Soccer player Diego Maradona donated a check for $L100,000,000 (US$7,117 at the time), which was delivered by his then-representative Jorge Cyterszpiler. In addition, jewelry, coats, and other items were collected. At the end of the program, a total of $22,874,769,000 pesos ley (equivalent to US$ 1,628,097 at the time) was delivered, which — integrated into the Fondo Patriótico Malvinas Argentinas ("Argentine Malvinas Patriotic Fund") which had been created by Decree No. 759— the majority of the press and the public believe never reached its destination, based on interviews with people involved in the broadcast.

In an interview in 2005, Vice Commodore Juan Carlos Rogani, in charge of managing donations for the war, acknowledged that objects that were considered "of no commercial value", mostly those that were tokens of affection from the Argentine population towards the soldiers fighting in the war, were discarded.
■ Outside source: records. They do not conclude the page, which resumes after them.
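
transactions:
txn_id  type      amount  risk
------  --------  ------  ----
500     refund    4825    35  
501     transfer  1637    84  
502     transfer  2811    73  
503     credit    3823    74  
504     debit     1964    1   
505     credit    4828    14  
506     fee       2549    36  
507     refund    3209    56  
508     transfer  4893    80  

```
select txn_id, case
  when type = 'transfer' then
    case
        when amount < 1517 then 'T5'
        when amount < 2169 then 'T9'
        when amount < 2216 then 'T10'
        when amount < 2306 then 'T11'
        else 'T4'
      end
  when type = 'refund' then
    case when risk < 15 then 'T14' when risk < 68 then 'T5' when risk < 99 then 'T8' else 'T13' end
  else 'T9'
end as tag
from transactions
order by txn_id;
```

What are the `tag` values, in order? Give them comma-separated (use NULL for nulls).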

He stated:

Se decidió que los objetos sin valor comercial fueran a la basura. Las cartas, los cuadritos, las bufandas no eran vitales, tendrían Prioridad Número 100. Despachar un Hércules para llevar esas cositas no valia la pena, no justificaba el costo de la operación.

[It was decided that items of no commercial value would go in the trash. Letters, paintings, and scarves weren't vital; they would receive Priority Number 100. Sending a Hercules to transport those little things wasn't worth the effort; it didn't justify the cost of the operation.]